A França, como Reino Unido e EUA,
precisa dela porque seu livro de violência imperial com os povos da periferia
e, em particular, com o Oriente Médio é longo e tenebroso.
Até a Segunda Guerra, esse imperialismo
se manifestou por meio do sistema colonial.
Quando os povos da região lograram sua
independência, o imperialismo francês e de seus associados ricos manifestou-se
pontualmente pela guerra e, em geral, por meio do "soft power"
-conselhos, ameaças e pressões sobre elites locais geralmente aliadas e
corruptas.
O prontuário da França nessa matéria no
Oriente Médio é lamentável, e é terrível na África. A África subsaariana é, na
prática, uma colônia administrada por um banco central comum com sede em Paris.
A participação do governo francês no
genocídio dos tutsis em Ruanda é algo que volta e meia é discutido na grande
imprensa do país. Com grande pesar dos franceses.

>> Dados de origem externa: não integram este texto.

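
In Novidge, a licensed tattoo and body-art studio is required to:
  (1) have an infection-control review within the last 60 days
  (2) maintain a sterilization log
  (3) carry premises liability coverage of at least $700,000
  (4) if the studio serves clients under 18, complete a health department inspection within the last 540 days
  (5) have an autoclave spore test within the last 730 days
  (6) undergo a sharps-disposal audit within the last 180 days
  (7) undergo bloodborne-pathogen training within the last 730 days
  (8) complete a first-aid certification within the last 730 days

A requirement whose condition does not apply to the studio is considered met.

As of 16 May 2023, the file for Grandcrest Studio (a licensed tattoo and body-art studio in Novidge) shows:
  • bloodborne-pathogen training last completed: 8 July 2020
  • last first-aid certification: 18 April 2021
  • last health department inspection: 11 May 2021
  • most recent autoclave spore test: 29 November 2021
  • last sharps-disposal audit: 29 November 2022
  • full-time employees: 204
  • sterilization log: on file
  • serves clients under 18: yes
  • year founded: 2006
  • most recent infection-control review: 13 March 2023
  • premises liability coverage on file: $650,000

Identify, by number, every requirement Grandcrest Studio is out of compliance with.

1. infection-control review 64 days ago vs limit 60 → not met
2. sterilization log present → met
3. premises liability coverage $650,000 < $700,000 → not met
4. condition 'serves clients under 18' holds; health department inspection 735 days ago vs limit 540 → not met
5. autoclave spore test 533 days ago vs limit 730 → met
6. sharps-disposal audit 168 days ago vs limit 180 → met
7. bloodborne-pathogen training 1042 days ago vs limit 730 → not met
8. first-aid certification 758 days ago vs limit 730 → not met
Not met: 1, 3, 4, 7, 8

1, 3, 4, 7, 8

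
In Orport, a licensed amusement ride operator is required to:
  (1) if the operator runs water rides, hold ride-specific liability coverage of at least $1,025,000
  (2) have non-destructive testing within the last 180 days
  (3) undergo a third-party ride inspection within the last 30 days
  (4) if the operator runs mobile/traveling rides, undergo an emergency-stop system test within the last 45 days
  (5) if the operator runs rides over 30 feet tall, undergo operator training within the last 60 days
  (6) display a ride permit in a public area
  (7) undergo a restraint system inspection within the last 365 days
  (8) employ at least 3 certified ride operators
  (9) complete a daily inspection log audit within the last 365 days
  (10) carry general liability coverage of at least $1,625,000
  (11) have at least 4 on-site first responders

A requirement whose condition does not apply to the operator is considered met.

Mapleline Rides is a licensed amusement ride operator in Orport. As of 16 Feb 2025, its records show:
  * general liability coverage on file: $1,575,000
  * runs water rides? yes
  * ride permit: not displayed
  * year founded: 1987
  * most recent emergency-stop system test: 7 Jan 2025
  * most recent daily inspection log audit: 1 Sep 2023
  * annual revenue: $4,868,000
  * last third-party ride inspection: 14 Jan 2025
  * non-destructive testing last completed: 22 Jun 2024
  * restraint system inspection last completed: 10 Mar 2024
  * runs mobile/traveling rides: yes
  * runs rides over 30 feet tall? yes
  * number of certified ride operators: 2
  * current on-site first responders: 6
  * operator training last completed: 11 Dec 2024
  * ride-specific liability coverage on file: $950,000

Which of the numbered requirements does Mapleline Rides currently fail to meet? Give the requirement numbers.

1. condition 'runs water rides' holds; ride-specific liability coverage $950,000 < $1,025,000 → not met
2. non-destructive testing 239 days ago vs limit 180 → not met
3. third-party ride inspection 33 days ago vs limit 30 → not met
4. condition 'runs mobile/traveling rides' holds; emergency-stop system test 40 days ago vs limit 45 → met
5. condition 'runs rides over 30 feet tall' holds; operator training 67 days ago vs limit 60 → not met
6. ride permit absent → not met
7. restraint system inspection 343 days ago vs limit 365 → met
8. certified ride operators 2 < 3 → not met
9. daily inspection log audit 534 days ago vs limit 365 → not met
10. general liability coverage $1,575,000 < $1,625,000 → not met
11. on-site first responders 6 ≥ 4 → met
Not met: 1, 2, 3, 5, 6, 8, 9, 10

1, 2, 3, 5, 6, 8, 9, 10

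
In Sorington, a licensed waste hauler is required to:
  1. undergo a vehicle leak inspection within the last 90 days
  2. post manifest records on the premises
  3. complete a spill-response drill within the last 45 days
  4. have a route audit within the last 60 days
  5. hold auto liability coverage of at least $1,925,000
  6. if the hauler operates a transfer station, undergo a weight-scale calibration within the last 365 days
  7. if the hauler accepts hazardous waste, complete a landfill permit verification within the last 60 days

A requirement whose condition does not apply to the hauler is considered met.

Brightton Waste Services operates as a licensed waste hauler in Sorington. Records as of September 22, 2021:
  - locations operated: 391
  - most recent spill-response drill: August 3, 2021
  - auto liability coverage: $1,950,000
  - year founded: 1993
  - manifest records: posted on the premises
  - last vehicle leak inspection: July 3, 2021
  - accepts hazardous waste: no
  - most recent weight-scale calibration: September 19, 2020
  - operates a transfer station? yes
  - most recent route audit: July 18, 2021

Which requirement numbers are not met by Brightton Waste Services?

3, 4, 6

1. vehicle leak inspection 81 days ago vs limit 90 → met
2. manifest records present → met
3. spill-response drill 50 days ago vs limit 45 → not met
4. route audit 66 days ago vs limit 60 → not met
5. auto liability coverage $1,950,000 ≥ $1,925,000 → met
6. condition 'operates a transfer station' holds; weight-scale calibration 368 days ago vs limit 365 → not met
7. condition 'accepts hazardous waste' does not hold → requirement n/a → met
Not met: 3, 4, 6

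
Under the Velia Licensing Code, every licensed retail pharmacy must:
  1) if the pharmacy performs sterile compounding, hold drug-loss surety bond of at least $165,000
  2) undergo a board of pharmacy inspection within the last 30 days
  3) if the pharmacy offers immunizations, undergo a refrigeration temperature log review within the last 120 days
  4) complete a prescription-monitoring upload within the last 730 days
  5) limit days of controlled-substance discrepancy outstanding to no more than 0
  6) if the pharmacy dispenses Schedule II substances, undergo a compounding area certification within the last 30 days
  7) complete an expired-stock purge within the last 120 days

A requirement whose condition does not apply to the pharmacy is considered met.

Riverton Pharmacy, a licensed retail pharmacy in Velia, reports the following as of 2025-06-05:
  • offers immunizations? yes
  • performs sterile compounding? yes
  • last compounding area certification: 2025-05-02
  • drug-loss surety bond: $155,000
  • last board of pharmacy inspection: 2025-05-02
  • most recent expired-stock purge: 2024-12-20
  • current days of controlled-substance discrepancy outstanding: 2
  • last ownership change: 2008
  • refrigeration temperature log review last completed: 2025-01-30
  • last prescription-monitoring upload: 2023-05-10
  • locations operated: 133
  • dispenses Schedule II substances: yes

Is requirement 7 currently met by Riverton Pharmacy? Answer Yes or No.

7. expired-stock purge 167 days ago vs limit 120 → not met

No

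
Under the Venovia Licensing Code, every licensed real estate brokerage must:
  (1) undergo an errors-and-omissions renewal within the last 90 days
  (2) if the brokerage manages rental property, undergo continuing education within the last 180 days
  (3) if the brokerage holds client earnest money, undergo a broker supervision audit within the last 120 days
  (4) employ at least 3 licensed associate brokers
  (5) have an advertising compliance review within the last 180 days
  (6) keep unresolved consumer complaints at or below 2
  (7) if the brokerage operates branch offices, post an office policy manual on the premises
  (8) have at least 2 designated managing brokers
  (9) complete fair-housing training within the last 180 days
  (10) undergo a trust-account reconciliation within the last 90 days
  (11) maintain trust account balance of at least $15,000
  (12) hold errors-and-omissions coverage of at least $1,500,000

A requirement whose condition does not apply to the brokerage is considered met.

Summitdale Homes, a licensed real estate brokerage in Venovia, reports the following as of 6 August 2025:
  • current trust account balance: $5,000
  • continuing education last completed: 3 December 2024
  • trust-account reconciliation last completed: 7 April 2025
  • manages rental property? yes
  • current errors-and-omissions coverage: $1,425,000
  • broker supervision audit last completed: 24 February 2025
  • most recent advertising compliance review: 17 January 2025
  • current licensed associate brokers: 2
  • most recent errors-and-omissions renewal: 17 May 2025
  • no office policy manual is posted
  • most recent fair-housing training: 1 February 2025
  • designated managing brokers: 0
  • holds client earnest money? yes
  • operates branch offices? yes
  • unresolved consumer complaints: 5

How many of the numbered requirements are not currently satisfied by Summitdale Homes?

11

1. errors-and-omissions renewal 81 days ago vs limit 90 → met
2. condition 'manages rental property' holds; continuing education 246 days ago vs limit 180 → not met
3. condition 'holds client earnest money' holds; broker supervision audit 163 days ago vs limit 120 → not met
4. licensed associate brokers 2 < 3 → not met
5. advertising compliance review 201 days ago vs limit 180 → not met
6. unresolved consumer complaints 5 > 2 → not met
7. condition 'operates branch offices' holds; office policy manual absent → not met
8. designated managing brokers 0 < 2 → not met
9. fair-housing training 186 days ago vs limit 180 → not met
10. trust-account reconciliation 121 days ago vs limit 90 → not met
11. trust account balance $5,000 < $15,000 → not met
12. errors-and-omissions coverage $1,425,000 < $1,500,000 → not met
Not met: 11 of 12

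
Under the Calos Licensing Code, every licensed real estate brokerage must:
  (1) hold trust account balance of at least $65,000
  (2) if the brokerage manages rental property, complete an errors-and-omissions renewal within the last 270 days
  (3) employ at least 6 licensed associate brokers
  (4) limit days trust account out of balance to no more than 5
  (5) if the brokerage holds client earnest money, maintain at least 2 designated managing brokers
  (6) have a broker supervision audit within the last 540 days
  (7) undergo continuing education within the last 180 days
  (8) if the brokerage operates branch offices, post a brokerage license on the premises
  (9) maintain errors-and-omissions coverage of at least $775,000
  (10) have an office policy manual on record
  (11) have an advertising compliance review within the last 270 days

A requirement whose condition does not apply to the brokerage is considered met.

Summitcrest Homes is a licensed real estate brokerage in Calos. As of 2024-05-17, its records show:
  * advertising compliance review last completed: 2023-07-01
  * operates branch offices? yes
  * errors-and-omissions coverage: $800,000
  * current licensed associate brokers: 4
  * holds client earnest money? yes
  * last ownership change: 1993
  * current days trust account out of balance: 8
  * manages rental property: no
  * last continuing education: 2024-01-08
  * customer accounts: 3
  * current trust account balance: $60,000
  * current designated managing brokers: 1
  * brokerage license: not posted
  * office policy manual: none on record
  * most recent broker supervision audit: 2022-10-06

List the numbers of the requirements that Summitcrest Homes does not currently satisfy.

1, 3, 4, 5, 6, 8, 10, 11

1. trust account balance $60,000 < $65,000 → not met
2. condition 'manages rental property' does not hold → requirement n/a → met
3. licensed associate brokers 4 < 6 → not met
4. days trust account out of balance 8 > 5 → not met
5. condition 'holds client earnest money' holds; designated managing brokers 1 < 2 → not met
6. broker supervision audit 589 days ago vs limit 540 → not met
7. continuing education 130 days ago vs limit 180 → met
8. condition 'operates branch offices' holds; brokerage license absent → not met
9. errors-and-omissions coverage $800,000 ≥ $775,000 → met
10. office policy manual absent → not met
11. advertising compliance review 321 days ago vs limit 270 → not met
Not met: 1, 3, 4, 5, 6, 8, 10, 11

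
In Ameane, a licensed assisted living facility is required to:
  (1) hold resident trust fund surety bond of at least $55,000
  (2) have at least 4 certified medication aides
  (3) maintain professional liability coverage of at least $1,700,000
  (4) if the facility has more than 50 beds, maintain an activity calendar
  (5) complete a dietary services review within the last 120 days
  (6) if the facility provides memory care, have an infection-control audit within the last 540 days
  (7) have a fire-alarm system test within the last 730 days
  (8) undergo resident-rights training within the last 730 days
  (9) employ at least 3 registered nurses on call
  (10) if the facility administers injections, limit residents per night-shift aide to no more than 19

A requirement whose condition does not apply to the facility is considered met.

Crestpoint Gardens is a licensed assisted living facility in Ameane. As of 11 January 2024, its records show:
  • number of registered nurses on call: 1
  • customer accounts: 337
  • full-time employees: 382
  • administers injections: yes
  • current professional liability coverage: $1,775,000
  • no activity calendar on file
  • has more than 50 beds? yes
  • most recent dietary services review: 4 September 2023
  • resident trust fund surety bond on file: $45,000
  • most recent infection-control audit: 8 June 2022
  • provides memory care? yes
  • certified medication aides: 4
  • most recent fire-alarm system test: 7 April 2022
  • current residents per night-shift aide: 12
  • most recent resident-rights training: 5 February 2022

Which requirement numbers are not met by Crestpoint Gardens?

1, 4, 5, 6, 9

1. resident trust fund surety bond $45,000 < $55,000 → not met
2. certified medication aides 4 ≥ 4 → met
3. professional liability coverage $1,775,000 ≥ $1,700,000 → met
4. condition 'has more than 50 beds' holds; activity calendar absent → not met
5. dietary services review 129 days ago vs limit 120 → not met
6. condition 'provides memory care' holds; infection-control audit 582 days ago vs limit 540 → not met
7. fire-alarm system test 644 days ago vs limit 730 → met
8. resident-rights training 705 days ago vs limit 730 → met
9. registered nurses on call 1 < 3 → not met
10. condition 'administers injections' holds; residents per night-shift aide 12 ≤ 19 → met
Not met: 1, 4, 5, 6, 9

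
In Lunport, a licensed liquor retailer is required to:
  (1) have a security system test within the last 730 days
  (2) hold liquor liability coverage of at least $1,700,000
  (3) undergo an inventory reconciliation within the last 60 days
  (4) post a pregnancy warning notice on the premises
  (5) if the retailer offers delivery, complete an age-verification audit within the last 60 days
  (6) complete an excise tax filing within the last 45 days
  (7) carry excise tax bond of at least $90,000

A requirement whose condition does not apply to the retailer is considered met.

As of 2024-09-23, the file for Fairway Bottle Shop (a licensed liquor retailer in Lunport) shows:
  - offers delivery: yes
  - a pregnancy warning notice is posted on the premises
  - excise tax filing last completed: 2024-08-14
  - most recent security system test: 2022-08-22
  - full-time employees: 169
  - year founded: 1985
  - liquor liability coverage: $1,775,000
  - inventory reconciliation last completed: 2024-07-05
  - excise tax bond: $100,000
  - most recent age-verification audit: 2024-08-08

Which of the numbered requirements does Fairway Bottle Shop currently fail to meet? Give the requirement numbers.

1, 3

1. security system test 763 days ago vs limit 730 → not met
2. liquor liability coverage $1,775,000 ≥ $1,700,000 → met
3. inventory reconciliation 80 days ago vs limit 60 → not met
4. pregnancy warning notice present → met
5. condition 'offers delivery' holds; age-verification audit 46 days ago vs limit 60 → met
6. excise tax filing 40 days ago vs limit 45 → met
7. excise tax bond $100,000 ≥ $90,000 → met
Not met: 1, 3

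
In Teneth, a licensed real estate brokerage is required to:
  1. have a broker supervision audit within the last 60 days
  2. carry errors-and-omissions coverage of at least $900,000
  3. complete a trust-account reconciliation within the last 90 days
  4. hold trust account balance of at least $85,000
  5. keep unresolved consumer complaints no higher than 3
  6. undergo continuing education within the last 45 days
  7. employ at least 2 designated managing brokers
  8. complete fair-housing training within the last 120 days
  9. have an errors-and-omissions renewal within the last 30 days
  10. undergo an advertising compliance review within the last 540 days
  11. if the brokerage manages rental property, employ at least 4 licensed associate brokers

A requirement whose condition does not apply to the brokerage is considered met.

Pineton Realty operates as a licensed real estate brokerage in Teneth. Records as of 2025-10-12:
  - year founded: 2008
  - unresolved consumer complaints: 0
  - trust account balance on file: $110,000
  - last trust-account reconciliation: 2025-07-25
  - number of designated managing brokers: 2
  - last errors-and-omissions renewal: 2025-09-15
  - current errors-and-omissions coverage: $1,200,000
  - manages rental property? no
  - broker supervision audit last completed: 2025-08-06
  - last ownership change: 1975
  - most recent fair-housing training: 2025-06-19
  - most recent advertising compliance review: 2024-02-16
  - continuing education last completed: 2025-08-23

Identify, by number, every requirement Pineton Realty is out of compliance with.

1. broker supervision audit 67 days ago vs limit 60 → not met
2. errors-and-omissions coverage $1,200,000 ≥ $900,000 → met
3. trust-account reconciliation 79 days ago vs limit 90 → met
4. trust account balance $110,000 ≥ $85,000 → met
5. unresolved consumer complaints 0 ≤ 3 → met
6. continuing education 50 days ago vs limit 45 → not met
7. designated managing brokers 2 ≥ 2 → met
8. fair-housing training 115 days ago vs limit 120 → met
9. errors-and-omissions renewal 27 days ago vs limit 30 → met
10. advertising compliance review 604 days ago vs limit 540 → not met
11. condition 'manages rental property' does not hold → requirement n/a → met
Not met: 1, 6, 10

1, 6, 10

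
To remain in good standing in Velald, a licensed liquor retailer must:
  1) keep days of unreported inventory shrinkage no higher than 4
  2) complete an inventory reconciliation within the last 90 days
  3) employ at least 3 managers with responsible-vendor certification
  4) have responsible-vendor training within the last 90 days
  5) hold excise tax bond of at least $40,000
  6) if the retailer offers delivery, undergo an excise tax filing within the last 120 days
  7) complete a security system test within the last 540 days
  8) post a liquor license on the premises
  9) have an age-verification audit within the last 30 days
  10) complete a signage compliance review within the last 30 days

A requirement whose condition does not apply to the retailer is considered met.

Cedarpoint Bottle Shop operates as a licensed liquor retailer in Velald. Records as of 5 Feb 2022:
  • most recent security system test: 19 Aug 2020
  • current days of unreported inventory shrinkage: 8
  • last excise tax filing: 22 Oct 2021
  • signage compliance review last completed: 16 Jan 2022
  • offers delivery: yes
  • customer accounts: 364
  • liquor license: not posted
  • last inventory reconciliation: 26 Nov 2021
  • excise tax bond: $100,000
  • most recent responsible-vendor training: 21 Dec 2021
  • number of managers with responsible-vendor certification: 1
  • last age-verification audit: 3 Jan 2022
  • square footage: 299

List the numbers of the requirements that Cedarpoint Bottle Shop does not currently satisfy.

1, 3, 8, 9

1. days of unreported inventory shrinkage 8 > 4 → not met
2. inventory reconciliation 71 days ago vs limit 90 → met
3. managers with responsible-vendor certification 1 < 3 → not met
4. responsible-vendor training 46 days ago vs limit 90 → met
5. excise tax bond $100,000 ≥ $40,000 → met
6. condition 'offers delivery' holds; excise tax filing 106 days ago vs limit 120 → met
7. security system test 535 days ago vs limit 540 → met
8. liquor license absent → not met
9. age-verification audit 33 days ago vs limit 30 → not met
10. signage compliance review 20 days ago vs limit 30 → met
Not met: 1, 3, 8, 9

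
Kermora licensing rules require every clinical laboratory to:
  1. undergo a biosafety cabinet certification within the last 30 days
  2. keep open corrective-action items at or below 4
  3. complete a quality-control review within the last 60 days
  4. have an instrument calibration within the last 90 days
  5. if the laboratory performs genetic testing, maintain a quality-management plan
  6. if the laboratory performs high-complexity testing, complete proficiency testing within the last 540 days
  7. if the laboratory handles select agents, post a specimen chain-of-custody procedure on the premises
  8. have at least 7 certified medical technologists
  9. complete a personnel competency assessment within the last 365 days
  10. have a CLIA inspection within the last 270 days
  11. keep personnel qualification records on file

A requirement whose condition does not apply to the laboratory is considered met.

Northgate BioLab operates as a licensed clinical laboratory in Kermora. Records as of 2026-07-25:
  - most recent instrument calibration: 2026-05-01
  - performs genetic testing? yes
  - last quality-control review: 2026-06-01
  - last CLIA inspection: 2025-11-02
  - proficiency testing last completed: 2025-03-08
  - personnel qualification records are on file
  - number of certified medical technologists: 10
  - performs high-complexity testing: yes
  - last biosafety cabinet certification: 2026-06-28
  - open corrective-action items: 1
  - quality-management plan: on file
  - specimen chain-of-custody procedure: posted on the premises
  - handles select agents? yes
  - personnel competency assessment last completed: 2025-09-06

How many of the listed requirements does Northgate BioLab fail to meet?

1. biosafety cabinet certification 27 days ago vs limit 30 → met
2. open corrective-action items 1 ≤ 4 → met
3. quality-control review 54 days ago vs limit 60 → met
4. instrument calibration 85 days ago vs limit 90 → met
5. condition 'performs genetic testing' holds; quality-management plan present → met
6. condition 'performs high-complexity testing' holds; proficiency testing 504 days ago vs limit 540 → met
7. condition 'handles select agents' holds; specimen chain-of-custody procedure present → met
8. certified medical technologists 10 ≥ 7 → met
9. personnel competency assessment 322 days ago vs limit 365 → met
10. CLIA inspection 265 days ago vs limit 270 → met
11. personnel qualification records present → met
Not met: 0 of 11

0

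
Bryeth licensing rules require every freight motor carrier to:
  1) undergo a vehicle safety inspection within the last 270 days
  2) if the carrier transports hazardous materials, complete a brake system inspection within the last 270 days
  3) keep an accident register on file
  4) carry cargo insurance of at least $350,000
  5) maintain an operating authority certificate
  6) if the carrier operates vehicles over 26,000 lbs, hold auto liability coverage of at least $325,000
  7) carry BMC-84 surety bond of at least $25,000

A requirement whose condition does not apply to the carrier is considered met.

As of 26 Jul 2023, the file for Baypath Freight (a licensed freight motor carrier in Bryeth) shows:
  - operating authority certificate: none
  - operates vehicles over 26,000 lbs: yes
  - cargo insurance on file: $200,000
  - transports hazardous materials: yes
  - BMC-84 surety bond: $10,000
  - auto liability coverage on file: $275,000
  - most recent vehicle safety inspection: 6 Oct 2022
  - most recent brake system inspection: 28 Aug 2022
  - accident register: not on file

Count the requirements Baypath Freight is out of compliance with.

7

1. vehicle safety inspection 293 days ago vs limit 270 → not met
2. condition 'transports hazardous materials' holds; brake system inspection 332 days ago vs limit 270 → not met
3. accident register absent → not met
4. cargo insurance $200,000 < $350,000 → not met
5. operating authority certificate absent → not met
6. condition 'operates vehicles over 26,000 lbs' holds; auto liability coverage $275,000 < $325,000 → not met
7. BMC-84 surety bond $10,000 < $25,000 → not met
Not met: 7 of 7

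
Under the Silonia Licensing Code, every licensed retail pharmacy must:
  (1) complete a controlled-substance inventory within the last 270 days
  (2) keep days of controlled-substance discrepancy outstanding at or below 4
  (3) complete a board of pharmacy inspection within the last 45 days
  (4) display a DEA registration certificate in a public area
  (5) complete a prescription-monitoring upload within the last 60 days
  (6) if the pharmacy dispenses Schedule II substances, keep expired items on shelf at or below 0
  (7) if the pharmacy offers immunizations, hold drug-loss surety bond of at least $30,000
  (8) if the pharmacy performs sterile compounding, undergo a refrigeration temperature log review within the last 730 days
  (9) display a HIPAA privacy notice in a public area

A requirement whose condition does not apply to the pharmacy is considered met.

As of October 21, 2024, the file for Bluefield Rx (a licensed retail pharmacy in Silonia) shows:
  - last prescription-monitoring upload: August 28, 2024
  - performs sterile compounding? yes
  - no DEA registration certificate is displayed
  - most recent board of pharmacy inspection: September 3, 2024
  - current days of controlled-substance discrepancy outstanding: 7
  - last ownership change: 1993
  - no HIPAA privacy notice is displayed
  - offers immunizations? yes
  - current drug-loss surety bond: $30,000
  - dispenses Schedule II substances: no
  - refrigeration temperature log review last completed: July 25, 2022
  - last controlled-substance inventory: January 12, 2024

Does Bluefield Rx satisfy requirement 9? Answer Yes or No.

9. HIPAA privacy notice absent → not met

No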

Diante disso, a necessidade de boa
consciência torna-se imperativa. Geralmente, ela se manifesta sob a forma de
"soft power", sem conflito com os interesses nacionais do país:
julgam-se os governantes dos países mais pobres pelos padrões de avanço
cultural e político dos países ricos; e, com base nesse julgamento, criticam
duramente como "autoritários" e "populistas" os governantes
que ousam ser nacionalistas e estabelecer limites aos interesses de suas
multinacionais.
Enquanto isso os ditadores amigos são
amavelmente esquecidos.
Sob essa forma, a boa consciência
coincide com a lógica da dominação. Ela expressa os valores da democracia ao
mesmo tempo em que atende a interesses considerados nacionais.
Mas há momentos em que coisa não é tão
simples. Que é preciso pensar em termos dialéticos.
Dado que os cidadãos dos países ricos
são exigentes em termos de princípios democráticos e de direitos humanos,
políticos oportunistas aproveitam alguns momentos para apaziguar a boa
consciência dos seus cidadãos com atos "heroicos". É o que acontece
com o reconhecimento de genocídio dos armênios.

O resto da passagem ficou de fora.